Docker Endeavor – Episode 3 – Orbit

Challenger Orbit

General

It’s been two month since the last Docker Endeavor post but we weren’t lazy! In opposite, we build a lot of new stuff and changed a lot of things and of course we learned a lot too! In between I passed my master exam and therefore the last two month were really busy. Beside this, Bernhard and I met Niclas Mietz a fellow of our old colleague Peter Rossbach from Bee42. We met Niclas because we booked a Gitlab CI/CD workshop in Munich (in June) – and funny, Bernhard and I were the only ones attending this workshop! Therefore we have had a really good time with Niclas because we had the chance to ask him everything we wanted to know specifically for our needs!
Thanks to Bee42 and the DevOps Gathering that we were mentioned on Twitter – what a motivation to go on with this blog!
Also one of our fellows of the Container fathers, Kir Kolyshkin, we met him in 2009, is now working as a developer for Docker Twitter. We are very proud to know him!

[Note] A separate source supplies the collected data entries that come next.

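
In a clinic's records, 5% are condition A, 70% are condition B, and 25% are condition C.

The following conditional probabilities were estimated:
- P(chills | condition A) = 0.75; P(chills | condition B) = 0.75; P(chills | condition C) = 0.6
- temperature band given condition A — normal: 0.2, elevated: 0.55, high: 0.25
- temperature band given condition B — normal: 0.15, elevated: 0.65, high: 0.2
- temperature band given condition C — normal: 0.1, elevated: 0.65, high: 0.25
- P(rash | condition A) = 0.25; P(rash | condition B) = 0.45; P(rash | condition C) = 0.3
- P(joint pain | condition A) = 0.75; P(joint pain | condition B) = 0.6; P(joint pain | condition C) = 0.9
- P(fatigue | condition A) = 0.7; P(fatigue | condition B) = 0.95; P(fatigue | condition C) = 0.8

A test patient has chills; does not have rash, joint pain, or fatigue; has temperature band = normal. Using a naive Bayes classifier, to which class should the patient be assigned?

condition B

condition A: 0.05 × 0.75 × 0.2 × (1−0.25) × (1−0.75) × (1−0.7) = 0.000421875
condition B: 0.7 × 0.75 × 0.15 × (1−0.45) × (1−0.6) × (1−0.95) = 0.00086625
condition C: 0.25 × 0.6 × 0.1 × (1−0.3) × (1−0.9) × (1−0.8) = 0.00021
Highest score → condition B.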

Review from the last episode

In the last episode we talked about our ingress-controller, the border-controller and the docker-controller. For now we canceled the docker-controller & the ingress-controller because it adds too much complexity and we managed it to get up and running with a border-controller in conjunction with external created swarm networks and Docker Swarm internal DNS lookups.

Gitlab CI/CD/CD

Yes, we are going further! Our current productive environment is still powered by our work horse OpenVZ. But we are now also providing a handful of Docker Swarm Services in production / development & staging. To get both, CI (continuous integration) and CD/CD (continuous delivery / continuous deployment) up and running, we decided to basically support three strategies.

  • At first, we use Gitlab to create deployment setups for our department, DevOps. We’ve just transitioned our Apache Tomcat setup to a automatic Docker Image build powered by Gitlab. Based on this we created a transition repository where the developer could place his or her .war-package. This file afterwards gets bundled with our Docker Tomcat image, build beforehand, and then it is also pushed to our private Docker registry. Afterwards it will be deployed to the Docker Swarm. KISS – Keep it simple & stupid.

  • Second, the developers of our development department use Gitlab including the Gitlab runners to build a full CI pipeline, including Sonar, QF-GUI tests, Maven and so on.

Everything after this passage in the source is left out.